Selective harvest tract of Loblolly Pine.
Water basins form in the root hollows of toppled trees.

There are areas that are managed as grasslands where clear-cutting has helped create openings. These openings may serve as future woodland nurseries if replanted or may be kept open as fire breaks or habitat for open land and edge species like white tail deer. I heard a deer go crashing through the woods as I rounded a bend to this open area but I never caught sight of it. If the weather hadn't been so threatening, I would have stayed a while at this meadow to watch for hawks hunting from the young pine woods across the field.
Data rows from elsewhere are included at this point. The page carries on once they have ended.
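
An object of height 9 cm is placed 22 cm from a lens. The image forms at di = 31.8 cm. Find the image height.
hi = (-di/do) × ho = -13.01 cm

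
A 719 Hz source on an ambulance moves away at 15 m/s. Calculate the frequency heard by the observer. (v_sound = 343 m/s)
f_obs = f·v/(v + v_s) = 688.9 Hz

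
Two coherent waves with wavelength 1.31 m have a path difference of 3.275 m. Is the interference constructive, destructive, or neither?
destructive — path difference = 2.5λ, an odd multiple of λ/2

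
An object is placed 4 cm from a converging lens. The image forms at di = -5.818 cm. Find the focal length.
1/f = 1/do + 1/di → f = 12.8 cm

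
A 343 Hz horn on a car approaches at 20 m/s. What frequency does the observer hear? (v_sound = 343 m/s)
f_obs = f·v/(v − v_s) = 364.2 Hz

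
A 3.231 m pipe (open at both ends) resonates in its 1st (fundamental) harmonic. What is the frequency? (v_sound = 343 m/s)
fₙ = nv/(2L) = 53.08 Hz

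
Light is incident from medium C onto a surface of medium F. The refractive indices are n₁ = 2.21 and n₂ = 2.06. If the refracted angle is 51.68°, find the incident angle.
sin θ₁ = (n₂/n₁)·sin θ₂ → θ₁ = 47°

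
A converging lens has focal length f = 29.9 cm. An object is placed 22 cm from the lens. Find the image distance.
1/di = 1/f − 1/do → di = -83.27 cm (virtual image)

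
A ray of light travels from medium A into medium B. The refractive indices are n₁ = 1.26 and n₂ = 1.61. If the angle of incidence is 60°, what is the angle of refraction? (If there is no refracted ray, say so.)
sin θ₂ = (n₁/n₂)·sin θ₁ = 0.6778 → θ₂ = 42.67°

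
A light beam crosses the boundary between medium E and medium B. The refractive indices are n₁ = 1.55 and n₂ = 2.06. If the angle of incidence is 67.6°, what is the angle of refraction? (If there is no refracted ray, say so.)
sin θ₂ = (n₁/n₂)·sin θ₁ = 0.6957 → θ₂ = 44.08°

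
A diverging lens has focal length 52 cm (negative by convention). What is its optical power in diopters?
P = 1/f = -1.923 D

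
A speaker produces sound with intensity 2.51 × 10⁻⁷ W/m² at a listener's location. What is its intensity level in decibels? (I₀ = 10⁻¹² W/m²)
β = 10·log₁₀(I/I₀) = 54 dB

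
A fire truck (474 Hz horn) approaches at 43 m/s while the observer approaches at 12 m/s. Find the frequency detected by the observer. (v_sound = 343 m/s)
f_obs = f·(v + v_o)/(v − v_s) = 560.9 Hz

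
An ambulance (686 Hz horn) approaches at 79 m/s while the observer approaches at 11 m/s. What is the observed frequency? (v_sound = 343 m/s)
f_obs = f·(v + v_o)/(v − v_s) = 919.9 Hz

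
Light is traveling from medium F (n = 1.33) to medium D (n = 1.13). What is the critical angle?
θc = arcsin(n₂/n₁) = 58.17°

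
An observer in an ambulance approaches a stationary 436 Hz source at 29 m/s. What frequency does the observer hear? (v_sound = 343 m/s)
f_obs = f·(v + v_o)/v = 472.9 Hz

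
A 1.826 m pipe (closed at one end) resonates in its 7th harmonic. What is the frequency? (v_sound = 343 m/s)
fₙ = nv/(4L) = 328.7 Hz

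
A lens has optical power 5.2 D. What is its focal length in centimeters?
f = 1/P = 19.23 cm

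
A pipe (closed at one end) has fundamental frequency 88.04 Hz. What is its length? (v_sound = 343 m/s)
L = v/(4f₁) = 0.974 m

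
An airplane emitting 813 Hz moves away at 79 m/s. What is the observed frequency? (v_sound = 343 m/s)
f_obs = f·v/(v + v_s) = 660.8 Hz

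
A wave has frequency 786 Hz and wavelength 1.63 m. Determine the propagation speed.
v = fλ = 1281 m/s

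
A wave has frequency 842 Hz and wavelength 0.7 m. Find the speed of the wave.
v = fλ = 589.4 m/s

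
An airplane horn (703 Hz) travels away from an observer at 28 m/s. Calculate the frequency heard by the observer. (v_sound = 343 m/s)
f_obs = f·v/(v + v_s) = 649.9 Hz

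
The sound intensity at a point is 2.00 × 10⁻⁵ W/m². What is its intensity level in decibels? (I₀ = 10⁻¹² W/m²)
β = 10·log₁₀(I/I₀) = 73.01 dB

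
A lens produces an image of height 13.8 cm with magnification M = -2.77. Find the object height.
ho = |hi|/|M| = 4.982 cm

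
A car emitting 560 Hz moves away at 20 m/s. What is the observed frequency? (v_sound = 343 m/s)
f_obs = f·v/(v + v_s) = 529.1 Hz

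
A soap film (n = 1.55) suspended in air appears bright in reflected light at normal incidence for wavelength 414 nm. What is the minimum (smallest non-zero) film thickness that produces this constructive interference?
2nt = (m − ½)λ with m = 1 → t = (m − ½)λ/(2n) = 66.77 nm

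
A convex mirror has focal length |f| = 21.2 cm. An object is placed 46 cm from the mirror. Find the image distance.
f = −21.2 cm (convex); 1/di = 1/f − 1/do → di = -14.51 cm (virtual image, behind mirror)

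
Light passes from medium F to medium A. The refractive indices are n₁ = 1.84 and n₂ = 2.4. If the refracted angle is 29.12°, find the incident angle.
sin θ₁ = (n₂/n₁)·sin θ₂ → θ₁ = 39.4°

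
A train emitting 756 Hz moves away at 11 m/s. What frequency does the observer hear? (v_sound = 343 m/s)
f_obs = f·v/(v + v_s) = 732.5 Hz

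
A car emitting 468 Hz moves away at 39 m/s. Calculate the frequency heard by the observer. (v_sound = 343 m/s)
f_obs = f·v/(v + v_s) = 420.2 Hz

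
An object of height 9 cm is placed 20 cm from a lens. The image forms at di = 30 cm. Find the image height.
hi = (-di/do) × ho = -13.5 cm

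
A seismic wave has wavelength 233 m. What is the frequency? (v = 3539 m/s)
f = v/λ = 15.19 Hz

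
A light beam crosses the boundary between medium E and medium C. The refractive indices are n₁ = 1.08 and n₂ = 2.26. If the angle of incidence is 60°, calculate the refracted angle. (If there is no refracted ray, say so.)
sin θ₂ = (n₁/n₂)·sin θ₁ = 0.4139 → θ₂ = 24.45°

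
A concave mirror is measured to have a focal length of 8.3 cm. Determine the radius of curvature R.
R = 2|f| = 16.6 cm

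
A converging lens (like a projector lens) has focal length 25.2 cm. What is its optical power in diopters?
P = 1/f = 3.968 D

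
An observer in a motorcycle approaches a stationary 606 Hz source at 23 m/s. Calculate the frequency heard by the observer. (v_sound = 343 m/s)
f_obs = f·(v + v_o)/v = 646.6 Hz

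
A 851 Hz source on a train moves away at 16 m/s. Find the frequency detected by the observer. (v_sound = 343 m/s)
f_obs = f·v/(v + v_s) = 813.1 Hz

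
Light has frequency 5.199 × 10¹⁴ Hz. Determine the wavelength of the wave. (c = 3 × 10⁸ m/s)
λ = c/f = 577 nm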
Open grassland from a clear cut.

The decrease in populations of Bobwhite Quail over much of its former range is thought to be the result of the loss of persistent openings such as this, so its always encouraging to see meadow and field being protected for grassland species. Historically, the pine woods of the lower Delmarva region were highly valued. Shortleaf Pine was the most prized wood for furniture, home, and ship building and it didn't take long for lumbering interests to clear the sandy southern counties right up into the 1980s. In many southern states the Shortleaf is receiving special restoration attention, including in Delaware. In 2007 the Shortleaf Pine Initiative began and in twenty-two states multiple agencies and private landowners are working now to re-establish Shortleaf Open Woodland and Savanna.

Open woodlands of mixed pine and hardwood.
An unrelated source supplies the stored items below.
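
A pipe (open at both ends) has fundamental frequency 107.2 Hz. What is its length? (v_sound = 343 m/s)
L = v/(2f₁) = 1.6 m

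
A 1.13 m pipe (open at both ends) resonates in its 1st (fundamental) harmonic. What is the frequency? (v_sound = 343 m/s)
fₙ = nv/(2L) = 151.8 Hz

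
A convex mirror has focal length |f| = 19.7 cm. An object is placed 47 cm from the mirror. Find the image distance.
f = −19.7 cm (convex); 1/di = 1/f − 1/do → di = -13.88 cm (virtual image, behind mirror)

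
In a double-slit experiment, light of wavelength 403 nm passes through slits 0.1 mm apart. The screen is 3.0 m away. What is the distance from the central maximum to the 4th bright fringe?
y = mλL/d = 48.36 mm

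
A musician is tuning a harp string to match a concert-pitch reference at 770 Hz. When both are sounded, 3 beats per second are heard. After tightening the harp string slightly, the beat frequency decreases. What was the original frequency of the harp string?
767 Hz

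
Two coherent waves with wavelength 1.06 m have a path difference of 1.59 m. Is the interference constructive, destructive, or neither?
destructive — path difference = 1.5λ, an odd multiple of λ/2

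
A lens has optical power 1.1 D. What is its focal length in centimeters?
f = 1/P = 90.91 cm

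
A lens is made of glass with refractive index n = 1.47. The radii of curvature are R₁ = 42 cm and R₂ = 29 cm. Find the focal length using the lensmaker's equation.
1/f = (n − 1)(1/R₁ − 1/R₂) → f = -199.3 cm (diverging lens)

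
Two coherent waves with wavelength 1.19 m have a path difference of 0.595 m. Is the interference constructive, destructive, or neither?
destructive — path difference = 0.5λ, an odd multiple of λ/2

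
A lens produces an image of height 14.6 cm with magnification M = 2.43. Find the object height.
ho = |hi|/|M| = 6.008 cm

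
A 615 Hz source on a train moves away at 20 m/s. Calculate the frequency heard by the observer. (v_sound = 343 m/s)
f_obs = f·v/(v + v_s) = 581.1 Hz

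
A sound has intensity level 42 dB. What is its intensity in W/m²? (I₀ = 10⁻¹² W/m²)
I = I₀·10^(β/10) = 1.58 × 10⁻⁸ W/m²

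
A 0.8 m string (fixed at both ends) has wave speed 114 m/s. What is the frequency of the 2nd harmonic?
fₙ = nv/(2L) = 142.5 Hz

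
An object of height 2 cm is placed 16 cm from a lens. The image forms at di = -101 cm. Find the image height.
hi = (-di/do) × ho = 12.62 cm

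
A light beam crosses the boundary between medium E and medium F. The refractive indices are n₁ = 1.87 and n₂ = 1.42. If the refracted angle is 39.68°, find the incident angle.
sin θ₁ = (n₂/n₁)·sin θ₂ → θ₁ = 29°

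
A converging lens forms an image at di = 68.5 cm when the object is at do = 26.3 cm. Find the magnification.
M = −di/do = -2.605 (inverted image)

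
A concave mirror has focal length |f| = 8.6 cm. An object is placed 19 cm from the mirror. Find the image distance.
f = +8.6 cm (concave); 1/di = 1/f − 1/do → di = 15.71 cm (real image, in front of mirror)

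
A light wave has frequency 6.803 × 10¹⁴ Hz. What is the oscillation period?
T = 1/f = 1.470 × 10⁻¹⁵ s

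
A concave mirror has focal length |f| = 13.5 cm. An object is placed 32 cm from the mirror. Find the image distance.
f = +13.5 cm (concave); 1/di = 1/f − 1/do → di = 23.35 cm (real image, in front of mirror)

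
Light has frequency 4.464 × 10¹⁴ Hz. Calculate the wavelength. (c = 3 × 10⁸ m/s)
λ = c/f = 672 nm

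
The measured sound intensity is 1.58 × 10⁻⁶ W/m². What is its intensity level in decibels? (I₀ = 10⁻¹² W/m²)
β = 10·log₁₀(I/I₀) = 61.99 dB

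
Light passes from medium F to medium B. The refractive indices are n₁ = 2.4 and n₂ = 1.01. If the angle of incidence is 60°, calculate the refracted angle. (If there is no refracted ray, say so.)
sin θ₂ = (n₁/n₂)·sin θ₁ = 2.058 > 1, so there is no refracted ray — the light undergoes total internal reflection.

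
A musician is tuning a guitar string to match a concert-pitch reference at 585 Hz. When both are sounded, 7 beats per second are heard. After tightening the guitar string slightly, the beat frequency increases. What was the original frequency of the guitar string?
592 Hz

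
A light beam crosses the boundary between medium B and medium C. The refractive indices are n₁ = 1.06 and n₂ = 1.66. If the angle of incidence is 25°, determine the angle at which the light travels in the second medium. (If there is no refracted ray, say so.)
sin θ₂ = (n₁/n₂)·sin θ₁ = 0.2699 → θ₂ = 15.66°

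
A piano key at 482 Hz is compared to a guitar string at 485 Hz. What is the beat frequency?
3 Hz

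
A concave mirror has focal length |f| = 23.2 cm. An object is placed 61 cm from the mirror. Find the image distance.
f = +23.2 cm (concave); 1/di = 1/f − 1/do → di = 37.44 cm (real image, in front of mirror)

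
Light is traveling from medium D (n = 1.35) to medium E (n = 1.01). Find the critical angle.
θc = arcsin(n₂/n₁) = 48.43°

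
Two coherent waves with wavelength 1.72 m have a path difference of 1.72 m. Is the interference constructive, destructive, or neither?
constructive — path difference = 1λ, a whole number of wavelengths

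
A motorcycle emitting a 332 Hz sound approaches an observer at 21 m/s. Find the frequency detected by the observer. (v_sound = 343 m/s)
f_obs = f·v/(v − v_s) = 353.7 Hz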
A flash of black and white rocketed through a beautiful mixed stand of Pitch Pine, oak, and gum. I knew in an instant that my presence had flushed a large Pileated Woodpecker and only a few hundred feet further along the Educational Trail, I found his project tree. The bright orange inner bark of a dead pine revealed he'd been at work for a few days. Large chunks of pine bark lay scattered about and hunks of inner wood on the standing trunk were blown out by his powerful hammering.  The undersides of the bark pieces showed bark beetle holes and the inner wood showed the tunnels eaten away by beetle grubs.  Standing dead timber is just as important for wildlife as standing live is to our lumber industry. Soon, this beetle grub buffet will host woodpecker cavities for nesting and after that any number of cavity nesters will take over the woodpecker homes. A fine tree indeed.
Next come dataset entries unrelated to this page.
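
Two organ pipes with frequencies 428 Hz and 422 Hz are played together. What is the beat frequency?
6 Hz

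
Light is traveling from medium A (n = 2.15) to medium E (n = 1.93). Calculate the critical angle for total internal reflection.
θc = arcsin(n₂/n₁) = 63.85°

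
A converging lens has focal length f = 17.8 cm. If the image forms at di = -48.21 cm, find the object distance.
1/do = 1/f − 1/di → do = 13 cm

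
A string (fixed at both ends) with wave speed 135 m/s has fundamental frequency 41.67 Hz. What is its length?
L = v/(2f₁) = 1.62 m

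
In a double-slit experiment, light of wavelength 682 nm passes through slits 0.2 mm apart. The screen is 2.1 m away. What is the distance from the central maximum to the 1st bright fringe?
y = mλL/d = 7.161 mm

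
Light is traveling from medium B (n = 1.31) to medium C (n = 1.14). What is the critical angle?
θc = arcsin(n₂/n₁) = 60.49°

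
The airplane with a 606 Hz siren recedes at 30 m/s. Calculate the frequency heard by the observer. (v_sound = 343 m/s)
f_obs = f·v/(v + v_s) = 557.3 Hz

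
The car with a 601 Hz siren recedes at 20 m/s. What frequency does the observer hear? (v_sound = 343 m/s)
f_obs = f·v/(v + v_s) = 567.9 Hz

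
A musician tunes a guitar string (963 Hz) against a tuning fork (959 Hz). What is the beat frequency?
4 Hz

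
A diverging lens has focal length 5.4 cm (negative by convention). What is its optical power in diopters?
P = 1/f = -18.52 D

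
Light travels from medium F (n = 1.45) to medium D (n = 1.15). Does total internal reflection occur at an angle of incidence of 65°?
θc = arcsin(n₂/n₁) = 52.48°; 65° > θc, so yes — total internal reflection.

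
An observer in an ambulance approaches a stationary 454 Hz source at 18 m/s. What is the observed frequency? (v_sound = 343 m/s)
f_obs = f·(v + v_o)/v = 477.8 Hz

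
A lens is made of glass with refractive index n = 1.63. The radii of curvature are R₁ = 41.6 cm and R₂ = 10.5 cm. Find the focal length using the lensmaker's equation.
1/f = (n − 1)(1/R₁ − 1/R₂) → f = -22.29 cm (diverging lens)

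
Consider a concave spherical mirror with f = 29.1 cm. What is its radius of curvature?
R = 2|f| = 58.2 cm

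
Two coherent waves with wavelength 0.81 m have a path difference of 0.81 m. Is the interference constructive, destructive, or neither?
constructive — path difference = 1λ, a whole number of wavelengths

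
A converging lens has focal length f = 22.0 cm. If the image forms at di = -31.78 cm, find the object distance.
1/do = 1/f − 1/di → do = 13 cm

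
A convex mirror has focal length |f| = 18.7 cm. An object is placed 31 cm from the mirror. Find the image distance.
f = −18.7 cm (convex); 1/di = 1/f − 1/do → di = -11.66 cm (virtual image, behind mirror)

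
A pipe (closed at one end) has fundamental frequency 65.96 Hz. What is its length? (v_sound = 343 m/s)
L = v/(4f₁) = 1.3 m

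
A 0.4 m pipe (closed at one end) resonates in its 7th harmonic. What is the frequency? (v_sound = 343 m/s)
fₙ = nv/(4L) = 1501 Hz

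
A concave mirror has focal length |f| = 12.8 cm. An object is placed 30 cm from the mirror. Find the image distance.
f = +12.8 cm (concave); 1/di = 1/f − 1/do → di = 22.33 cm (real image, in front of mirror)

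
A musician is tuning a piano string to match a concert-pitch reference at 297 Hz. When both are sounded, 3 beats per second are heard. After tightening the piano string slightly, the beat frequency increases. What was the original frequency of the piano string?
300 Hz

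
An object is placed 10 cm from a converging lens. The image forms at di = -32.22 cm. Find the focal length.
1/f = 1/do + 1/di → f = 14.5 cm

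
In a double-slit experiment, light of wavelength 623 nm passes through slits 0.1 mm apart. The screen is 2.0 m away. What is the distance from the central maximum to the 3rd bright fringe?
y = mλL/d = 37.38 mm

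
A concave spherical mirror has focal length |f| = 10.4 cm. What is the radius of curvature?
R = 2|f| = 20.8 cm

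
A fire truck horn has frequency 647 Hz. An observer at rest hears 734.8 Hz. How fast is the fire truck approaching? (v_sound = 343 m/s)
v_s = v·(1 − f/f_obs) = 40.98 m/s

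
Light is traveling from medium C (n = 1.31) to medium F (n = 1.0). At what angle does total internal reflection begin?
θc = arcsin(n₂/n₁) = 49.76°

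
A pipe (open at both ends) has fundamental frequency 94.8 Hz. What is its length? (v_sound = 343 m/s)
L = v/(2f₁) = 1.809 m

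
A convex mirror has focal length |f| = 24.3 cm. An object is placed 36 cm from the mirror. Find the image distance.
f = −24.3 cm (convex); 1/di = 1/f − 1/do → di = -14.51 cm (virtual image, behind mirror)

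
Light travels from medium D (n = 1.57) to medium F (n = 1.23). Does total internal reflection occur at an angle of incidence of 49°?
θc = arcsin(n₂/n₁) = 51.58°; 49° < θc, so no — the ray refracts.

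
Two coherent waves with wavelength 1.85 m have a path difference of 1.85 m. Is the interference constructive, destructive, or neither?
constructive — path difference = 1λ, a whole number of wavelengths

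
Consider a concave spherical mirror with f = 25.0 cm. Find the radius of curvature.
R = 2|f| = 50 cm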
Pileated Woodpecker project tree.

The big Pitch Pines, black and almost non-photogenic against the darkening skies had captured my attention for the day however. Their massive trunks and wavy, unkempt tops grew this way and that. The wind was picking up and rain drops began to fall. The pine woods began to sing. Donald Peattie in his 1948 Natural History of Trees of Eastern North America writes poetically of this tree -

As long as our forests stand, as long as the trees march down to the sea or climb the wind-swept ridges, its dark plumy crown, its grand, rugged trunks, the strong, sweet, pitchy odor of its groves and the heavy chant of the wind in them will stand for something that is wild and untamable, and disdains even to be useful for man. (23)


Pitch Pine.
Notes:

Take a screen shot or pic of this map to navigate the trails for the Headquarters (Georgetown) Tract.
https://dda.delaware.gov/forestry/maps/2017/Redden/headquarters_2016.pdf

Delaware Audubon's Birding Trail contains Redden State Forest and many other pine land habitats to explore.  http://www.delawareaudubon.org/birding/BirdingTrail5.html

Shortleaf Pine Restoration Initiative is a multi-partner project to restore this legacy pineland landscape and the many species of birds, mammals, and reptiles that depend upon it.  http://shortleafpine.net/

Peattie, Donald. (1948). A Natural History of Trees of Eastern and Central North America. (New York, New York, Houghton Mifflin Co.)